Every company I've known to be closed through not hitting its targets is surprised they were not given an extension, or more understanding. Every single one. Or they say the targets were not realistic, or some other reason why they thought that they'd be the exception. But as I say, its a hard rule that protects the professional gambler - there are no exceptions.
We
know that time and again City was supposed to be revitalised and turned around.
CoV for instance was supposed to bring in a whole new mass of players, almost doubling the player base by adding in villains and pvp to draw in new customers the game had not attracted before. It most definitely failed to hit the performance it had promised, and instead, split the existing playerbase, such that each side seemed a bit less populated than before, and starting the disatisfaction about how hard it could be to find redside teams.
Of course, that was all under Cryptic, so lets look at ... Going Rogue.

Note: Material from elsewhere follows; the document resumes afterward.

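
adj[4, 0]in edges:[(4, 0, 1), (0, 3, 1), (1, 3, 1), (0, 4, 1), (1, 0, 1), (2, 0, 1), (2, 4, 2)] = 1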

Yeah, that hit all its targets didn't it?
Closing the French and German language support seem like a target in the original plan? A sign of success? How about closing the Offices in the UK for Europe?
Plans are usually about either growth, or milking cash during a sunset period. City was not growing, so anything in that plan of five years about growth was not being hit. Yes, the Market brought in extra revenue ... but did it take the income back to CoH's strongest point of subs? Did it undo 5 years of declining player numbers?
We
know, and have known for some years, that CoH has never been close to attaining what it had
hoped to. We just don't know how many of those hopes were actually the basis of financial performance targets. The only persons who could tell us would be the head of Paragon Studios and the CFO there.
Again, I'm not putting thise forward as anything but an example that one doesn't have to get into conspiracy theories to speculate. Occam's Razor will always say that failure to hit performance targets for Growth (and the game was shrinking, not growing) is alone enough reason to close many businesses.
The bottom line is still the same, it was profitable, but not profitable enough to run, but the current thinking on the value of the property is higher than anyone has come close to bidding. Those are facts, and all else is speculation, which barring insider financial reports and reading contracts, are just blind guesses.
We should spend most of our time working on changing the valuations of what it is worth to sell, and what it is costing to keep closed, rather than on speculation and guesswork that we can never prove, and doesn't change the underlying need of what we must do.